Substantive consolidation is the principle of consolidating all of the assets of the businesses and individuals involved in bankruptcy in order to create a fairer outcome for creditors facing substantial financial losses as a result of liquidation. The problem with substantive consolidation is that it has been interpreted by the courts differently in a variety of cases.

Some courts have held that non-debtors cannot be “roped in” to Chapter 7 bankruptcy proceedings involving corporations and other business entities because their personal finances are separate and private property. Other courts have affirmed that consolidation of individuals is necessary to prevent insulating assets by transferring them from a corporate entity to an individual.

Going after Lawbreakers

It remains to be seen how other courts across the country rule in light of the California decision. However, it appears as though the intent of the District Court of Central California’s decision could be construed to be specifically targeted at individuals who purposely undertake fraudulent activity with the intent to eventually declare Chapter 7 bankruptcy.
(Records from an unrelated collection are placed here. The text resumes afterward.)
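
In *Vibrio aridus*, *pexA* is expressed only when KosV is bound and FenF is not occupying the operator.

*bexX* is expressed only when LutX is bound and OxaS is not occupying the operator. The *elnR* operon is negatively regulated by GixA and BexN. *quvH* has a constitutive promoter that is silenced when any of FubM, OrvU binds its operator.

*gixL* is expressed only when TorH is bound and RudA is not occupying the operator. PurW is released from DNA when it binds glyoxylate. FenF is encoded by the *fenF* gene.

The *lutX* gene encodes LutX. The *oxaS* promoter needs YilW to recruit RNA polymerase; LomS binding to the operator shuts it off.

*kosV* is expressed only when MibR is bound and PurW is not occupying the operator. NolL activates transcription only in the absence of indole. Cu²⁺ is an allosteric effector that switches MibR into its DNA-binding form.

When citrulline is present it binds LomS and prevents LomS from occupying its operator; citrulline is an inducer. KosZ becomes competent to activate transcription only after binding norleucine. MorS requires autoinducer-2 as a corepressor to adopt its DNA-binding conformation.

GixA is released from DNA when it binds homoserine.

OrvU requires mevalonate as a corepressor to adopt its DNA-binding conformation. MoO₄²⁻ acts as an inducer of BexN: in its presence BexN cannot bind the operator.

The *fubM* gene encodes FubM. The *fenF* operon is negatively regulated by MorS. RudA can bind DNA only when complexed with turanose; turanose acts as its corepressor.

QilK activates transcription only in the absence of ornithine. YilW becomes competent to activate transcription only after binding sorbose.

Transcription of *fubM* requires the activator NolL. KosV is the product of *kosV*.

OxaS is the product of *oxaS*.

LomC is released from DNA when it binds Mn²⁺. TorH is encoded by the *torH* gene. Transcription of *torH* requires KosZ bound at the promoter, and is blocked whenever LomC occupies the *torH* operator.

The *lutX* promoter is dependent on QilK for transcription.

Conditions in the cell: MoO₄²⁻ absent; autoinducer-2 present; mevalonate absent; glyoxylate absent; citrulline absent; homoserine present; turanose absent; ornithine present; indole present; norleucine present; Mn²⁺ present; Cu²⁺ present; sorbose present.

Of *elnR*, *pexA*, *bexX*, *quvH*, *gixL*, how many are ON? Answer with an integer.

Homoserine is present, so GixA is inactive.
MoO₄²⁻ is absent, so BexN is active.
With repressor BexN bound, *elnR* is not transcribed.
→ *elnR* is OFF.
Glyoxylate is absent, so PurW is active.
Cu²⁺ is present, so MibR is active.
With repressor PurW bound, *kosV* is not transcribed.
So KosV is not produced.
Autoinducer-2 is present, so MorS is active.
With repressor MorS bound, *fenF* is not transcribed.
So FenF is not produced.
Required activator KosV is absent, so *pexA* is not transcribed.
→ *pexA* is OFF.
Ornithine is present, so QilK is inactive.
Required activator QilK is absent, so *lutX* is not transcribed.
So LutX is not produced.
Sorbose is present, so YilW is active.
Citrulline is absent, so LomS is active.
With repressor LomS bound, *oxaS* is not transcribed.
So OxaS is not produced.
Required activator LutX is absent, so *bexX* is not transcribed.
→ *bexX* is OFF.
Indole is present, so NolL is inactive.
Required activator NolL is absent, so *fubM* is not transcribed.
So FubM is not produced.
Mevalonate is absent, so OrvU is inactive.
With no repressor bound, *quvH* is transcribed.
→ *quvH* is ON.
Mn²⁺ is present, so LomC is inactive.
Norleucine is present, so KosZ is active.
No repressor is bound and KosZ is active, so *torH* is transcribed.
So TorH is produced and active.
Turanose is absent, so RudA is inactive.
No repressor is bound and TorH is active, so *gixL* is transcribed.
→ *gixL* is ON.
2 of the 5 genes are transcribed.

2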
In this particular case, ten non-debtors were consolidated into a bankruptcy case between Bank of America and a real estate investment firm. The court found that the finances of the firm and the ten non-debtors were extensively intertwined through multiple bank accounts and property transactions that were impossible to untangle without bringing them all into the proceeding. The court determined that the non-debtors should be consolidated into the bankruptcy because they were directly involved through their investments.

Protect Yourself and Your Assets

In light of this ruling, it is advisable for anyone involved in any sort of business dealings to create and maintain a clear line of distinction between personal assets and business assets. Going forward there is less room than ever before for mixing assets in a series of transactions that could result in substantive consolidation in the event of a bankruptcy.
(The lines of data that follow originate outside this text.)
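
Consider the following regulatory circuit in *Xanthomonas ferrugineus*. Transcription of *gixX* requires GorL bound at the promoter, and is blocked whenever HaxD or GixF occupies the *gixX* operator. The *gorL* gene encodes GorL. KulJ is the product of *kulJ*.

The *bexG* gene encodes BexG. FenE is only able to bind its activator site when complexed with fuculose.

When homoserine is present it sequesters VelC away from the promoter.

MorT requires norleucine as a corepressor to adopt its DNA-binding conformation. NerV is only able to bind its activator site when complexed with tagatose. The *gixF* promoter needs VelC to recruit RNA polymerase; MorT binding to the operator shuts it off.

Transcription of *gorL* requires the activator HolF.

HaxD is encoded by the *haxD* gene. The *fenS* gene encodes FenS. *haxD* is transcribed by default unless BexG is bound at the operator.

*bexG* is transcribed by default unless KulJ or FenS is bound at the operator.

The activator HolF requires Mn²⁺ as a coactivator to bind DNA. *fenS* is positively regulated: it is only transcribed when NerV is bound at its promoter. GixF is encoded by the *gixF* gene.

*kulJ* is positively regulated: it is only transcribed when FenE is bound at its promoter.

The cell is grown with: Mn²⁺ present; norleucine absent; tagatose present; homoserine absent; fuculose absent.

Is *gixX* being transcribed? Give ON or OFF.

OFF

Fuculose is absent, so FenE is inactive.
Required activator FenE is absent, so *kulJ* is not transcribed.
So KulJ is not produced.
Tagatose is present, so NerV is active.
No repressor is bound and NerV is active, so *fenS* is transcribed.
So FenS is produced and active.
With repressor FenS bound, *bexG* is not transcribed.
So BexG is not produced.
With no repressor bound, *haxD* is transcribed.
So HaxD is produced and active.
Norleucine is absent, so MorT is inactive.
Homoserine is absent, so VelC is active.
No repressor is bound and VelC is active, so *gixF* is transcribed.
So GixF is produced and active.
Mn²⁺ is present, so HolF is active.
No repressor is bound and HolF is active, so *gorL* is transcribed.
So GorL is produced and active.
With repressor HaxD bound, *gixX* is not transcribed.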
It is reasonable to assume future courts will look at the California decision for guidance in especially complex Chapter 7 cases. In light of that, it would be a shame for truly innocent parties to be consolidated into a bankruptcy simply because they did not exercise the proper caution in keeping things separate.

The unfortunate reality of bankruptcy is that there are no clear winners at the end of the day. Chapter 7 bankruptcies are especially troublesome in that creditors almost always suffer losses as a result. What the California court decided in its most recent ruling is a clear effort to protect the interests of creditors as much as possible, even at the expense of non-debtors who may not be able to prove their non-involvement.

The bankruptcy experts at Hayward Law Offices are here to assist you with either personal or corporate bankruptcies. Our team of attorneys can effectively represent you to ensure your best interests are protected throughout the proceedings. If you have any questions about substantive consolidation in light of a bankruptcy proceeding you are not currently part of, feel free to contact us for advice.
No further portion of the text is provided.